LEG has suffered lately not solely from a downturn in house turnover but additionally from receding client want to have interaction in these big-ticket discretionary product purchases.
Whereas we don’t have This autumn 2023’s earnings report but as of this writing, LEG did need to decrease steerage for 2023 gross sales and earnings in its Q3 earnings report due to weaker than anticipated gross sales quantity.
Even so, on the time, LEG nonetheless anticipated to generate free money circulation of $320-390 million, which might be greater than ample to cowl the ~$240 million annual dividend.
Might LEG’s efficiency outlook have eroded much more since then?
It is attainable, however we doubt it. In spite of everything, as beforehand said, client confidence has ticked up since then, and pending house gross sales have likewise risen during the last 3- and 6-month durations.
If this pattern of extra house gross sales continues into 2024, then LEG must be on the trail to restoration this yr similar to WHR.
Helping on this restoration path is a not too long ago announced “restructuring”/cost-cutting plan that ought to see LEG generate a further $40-50 million annualized by consolidating each its actual property footprint and its workforce.
The analysts’ estimate of income and earnings rebounds for bedding and furnishings corporations like Tempur Sealy (TPX) and Haverty Furnishings (HVT) in 2024 is encouraging, even when preliminary presently.
Are The Dividends Protected?
There’s all the time uncertainty within the markets, however in terms of these two cyclical shares leveraged to the housing market, this yr brings with it an elevated stage of uncertainty. So much depends upon what occurs with the housing market and client confidence.
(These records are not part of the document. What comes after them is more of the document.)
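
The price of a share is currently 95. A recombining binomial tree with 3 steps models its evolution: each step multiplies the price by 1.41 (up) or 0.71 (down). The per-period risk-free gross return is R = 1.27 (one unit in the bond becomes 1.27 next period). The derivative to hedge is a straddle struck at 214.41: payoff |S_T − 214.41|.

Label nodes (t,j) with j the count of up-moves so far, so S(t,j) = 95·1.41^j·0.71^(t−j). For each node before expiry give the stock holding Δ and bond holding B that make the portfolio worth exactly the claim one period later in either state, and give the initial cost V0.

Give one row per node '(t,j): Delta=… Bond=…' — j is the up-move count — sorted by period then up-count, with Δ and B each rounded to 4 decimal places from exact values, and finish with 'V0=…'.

The replicating-portfolio and risk-neutral prices coincide; use p* = (1.27−0.71)/(1.41−0.71) = 0.8000 for the latter.
At expiry t=3: V(3,0)=180.4085, V(3,1)=146.8858, V(3,2)=80.3127, V(3,3)=51.8960
  t=2,j=0: stock 47.8895 → up 67.5242 (V=146.8858), down 34.0015 (V=180.4085). Price 120.9373; hedge Δ=-1.0000, bond B=168.8268.
  t=2,j=1: stock 95.1045 → up 134.0973 (V=80.3127), down 67.5242 (V=146.8858). Price 73.7223; hedge Δ=-1.0000, bond B=168.8268.
  t=2,j=2: stock 188.8695 → up 266.3060 (V=51.8960), down 134.0973 (V=80.3127). Price 45.3381; hedge Δ=-0.2149, bond B=85.9333.
  t=1,j=0: stock 67.4500 → up 95.1045 (V=73.7223), down 47.8895 (V=120.9373). Price 65.4845; hedge Δ=-1.0000, bond B=132.9345.
  t=1,j=1: stock 133.9500 → up 188.8695 (V=45.3381), down 95.1045 (V=73.7223). Price 40.1692; hedge Δ=-0.3027, bond B=80.7181.
  t=0,j=0: stock 95.0000 → up 133.9500 (V=40.1692), down 67.4500 (V=65.4845). Price 35.6160; hedge Δ=-0.3807, bond B=71.7806.
Each (Δ,B) replicates both successor values, so the strategy is self-financing and V0 is arbitrage-free.

(0,0): Delta=-0.3807 Bond=71.7806
(1,0): Delta=-1.0000 Bond=132.9345
(1,1): Delta=-0.3027 Bond=80.7181
(2,0): Delta=-1.0000 Bond=168.8268
(2,1): Delta=-1.0000 Bond=168.8268
(2,2): Delta=-0.2149 Bond=85.9333
V0=35.6160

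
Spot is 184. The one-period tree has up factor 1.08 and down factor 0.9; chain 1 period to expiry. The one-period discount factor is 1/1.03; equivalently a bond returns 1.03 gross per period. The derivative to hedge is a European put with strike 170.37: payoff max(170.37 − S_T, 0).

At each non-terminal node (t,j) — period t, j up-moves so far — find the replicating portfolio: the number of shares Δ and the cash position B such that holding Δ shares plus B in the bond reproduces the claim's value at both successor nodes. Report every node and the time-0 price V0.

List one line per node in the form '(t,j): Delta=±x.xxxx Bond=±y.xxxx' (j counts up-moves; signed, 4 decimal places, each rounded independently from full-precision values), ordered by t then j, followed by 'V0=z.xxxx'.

(0,0): Delta=-0.1440 Bond=27.7864
V0=1.2864

No-arbitrage ⇒ martingale measure with p* = (R−d)/(u−d) = 0.7222.
Terminal payoffs: V(1,0)=4.7700, V(1,1)=0.0000
(0,0): S=184.0000. Δ = (V_up−V_dn)/(S_up−S_dn) = (0.0000−4.7700)/(198.7200−165.6000) = -0.1440. V = [p*·0.0000 + (1−p*)·4.7700]/1.03 = 1.2864. B = V − Δ·S = 27.7864.
The time-0 hedge costs 1.2864, which is the no-arbitrage price.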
That mentioned, there are some causes to imagine it’s unlikely that both WHR or LEG will lower their dividends this yr.
First, each have very spectacular dividend data.
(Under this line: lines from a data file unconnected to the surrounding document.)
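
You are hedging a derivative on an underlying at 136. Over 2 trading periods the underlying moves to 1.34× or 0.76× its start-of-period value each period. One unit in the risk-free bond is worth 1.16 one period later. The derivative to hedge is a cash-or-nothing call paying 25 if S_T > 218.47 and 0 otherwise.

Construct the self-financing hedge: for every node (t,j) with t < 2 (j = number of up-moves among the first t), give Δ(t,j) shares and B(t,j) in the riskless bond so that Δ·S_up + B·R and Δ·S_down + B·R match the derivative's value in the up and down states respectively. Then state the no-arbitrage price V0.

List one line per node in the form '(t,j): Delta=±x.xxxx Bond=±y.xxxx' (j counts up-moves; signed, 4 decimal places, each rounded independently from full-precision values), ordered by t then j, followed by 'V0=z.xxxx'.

(0,0): Delta=0.1884 Bond=-16.7896
(1,0): Delta=0.0000 Bond=0.0000
(1,1): Delta=0.2365 Bond=-28.2402
V0=8.8367

The replicating-portfolio and risk-neutral prices coincide; use p* = (1.16−0.76)/(1.34−0.76) = 0.6897 for the latter.
Payoff layer (t=2): V(2,0)=0.0000, V(2,1)=0.0000, V(2,2)=25.0000
Node (1,0) S=103.3600: V=(p*·0.0000+(1−p*)·0.0000)/1.16=0.0000; Δ=(0.0000−0.0000)/(138.5024−78.5536)=0.0000; B=V−Δ·S=0.0000
Node (1,1) S=182.2400: V=(p*·25.0000+(1−p*)·0.0000)/1.16=14.8633; Δ=(25.0000−0.0000)/(244.2016−138.5024)=0.2365; B=V−Δ·S=-28.2402
Node (0,0) S=136.0000: V=(p*·14.8633+(1−p*)·0.0000)/1.16=8.8367; Δ=(14.8633−0.0000)/(182.2400−103.3600)=0.1884; B=V−Δ·S=-16.7896
Check: Δ(0,0)·S0 + B(0,0) = 8.8367 = V0.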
Whereas WHR isn’t a dividend aristocrat as a result of it has needed to pause its dividend development for a number of durations of time (together with the previous few years), the corporate has additionally paid uninterrupted, regular or rising dividends yearly for the final 68 years.
On the Q4 conference call, WHR’s administration made clear their intention to pay the identical dividend in 2024 as they did in 2023.
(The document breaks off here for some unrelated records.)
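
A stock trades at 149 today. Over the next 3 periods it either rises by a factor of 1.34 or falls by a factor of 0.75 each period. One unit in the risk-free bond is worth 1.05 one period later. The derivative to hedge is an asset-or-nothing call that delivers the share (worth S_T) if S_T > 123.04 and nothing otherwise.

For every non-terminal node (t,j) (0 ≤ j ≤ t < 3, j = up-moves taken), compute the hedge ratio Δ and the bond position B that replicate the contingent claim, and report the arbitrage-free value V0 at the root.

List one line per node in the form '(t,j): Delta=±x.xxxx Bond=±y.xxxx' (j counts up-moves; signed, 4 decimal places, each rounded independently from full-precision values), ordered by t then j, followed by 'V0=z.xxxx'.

(0,0): Delta=1.4560 Bond=-110.1397
(1,0): Delta=1.4738 Bond=-117.6405
(1,1): Delta=1.4463 Bond=-113.7192
(2,0): Delta=0.0000 Bond=0.0000
(2,1): Delta=2.2712 Bond=-242.9277
(2,2): Delta=1.0000 Bond=0.0000
V0=106.7975

No-arbitrage ⇒ martingale measure with p* = (R−d)/(u−d) = 0.5085.
Payoff layer (t=3): V(3,0)=0.0000, V(3,1)=0.0000, V(3,2)=200.6583, V(3,3)=358.5095
Node (2,0) S=83.8125: V=(p*·0.0000+(1−p*)·0.0000)/1.05=0.0000; Δ=(0.0000−0.0000)/(112.3088−62.8594)=0.0000; B=V−Δ·S=0.0000
Node (2,1) S=149.7450: V=(p*·200.6583+(1−p*)·0.0000)/1.05=97.1711; Δ=(200.6583−0.0000)/(200.6583−112.3088)=2.2712; B=V−Δ·S=-242.9277
Node (2,2) S=267.5444: V=(p*·358.5095+(1−p*)·200.6583)/1.05=267.5444; Δ=(358.5095−200.6583)/(358.5095−200.6583)=1.0000; B=V−Δ·S=0.0000
Node (1,0) S=111.7500: V=(p*·97.1711+(1−p*)·0.0000)/1.05=47.0562; Δ=(97.1711−0.0000)/(149.7450−83.8125)=1.4738; B=V−Δ·S=-117.6405
Node (1,1) S=199.6600: V=(p*·267.5444+(1−p*)·97.1711)/1.05=175.0491; Δ=(267.5444−97.1711)/(267.5444−149.7450)=1.4463; B=V−Δ·S=-113.7192
Node (0,0) S=149.0000: V=(p*·175.0491+(1−p*)·47.0562)/1.05=106.7975; Δ=(175.0491−47.0562)/(199.6600−111.7500)=1.4560; B=V−Δ·S=-110.1397
Self-financing check: at every node Δ·S+B equals the discounted successor values.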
In the meantime, LEG is a dividend king, having raised its dividend during the last 50+ consecutive years. Administration have indicated their intention to protect and lengthen that report.
Second, each corporations have sturdy money technology skills even within the midst of the presently troublesome atmosphere. WHR expects to generate greater than sufficient FCF to cowl its dividend in 2024, and LEG anticipated to take action for 2023 as of the final report.
Third, each corporations have some liquidity offering the pliability wanted to maintain the dividend for 1 / 4 or two if and when FCF would not cowl it utterly.
WHR ended 2024 with $1.6 billion in money, whereas LEG ended Q3 2023 with about $274 million in money together with a $1.2 billion credit score revolver with little drawn on it.
Backside Line
This yr will undoubtedly be a troublesome one for industries that depend on a easily functioning housing market. Uncertainty concerning the efficiency of WHR and LEG is increased than regular in 2024.
That mentioned, the Federal Reserve has nonetheless forecast the chance of slicing charges someday this yr. This could assist push mortgage charges down, which in flip ought to fortify house gross sales quantity. WHR and LEG ought to not directly profit from that.
We’re cautiously optimistic concerning the prospects of each these blue-chip cyclical names. Though we acknowledge the potential of dividend cuts this yr, we expect it’s extra doubtless that we are going to see a restoration this yr for each corporations and that their dividends will stay intact.
For many who wish to personal both or each of those cyclical dividend payers, we expect proper now could also be the most effective time within the cycle to purchase.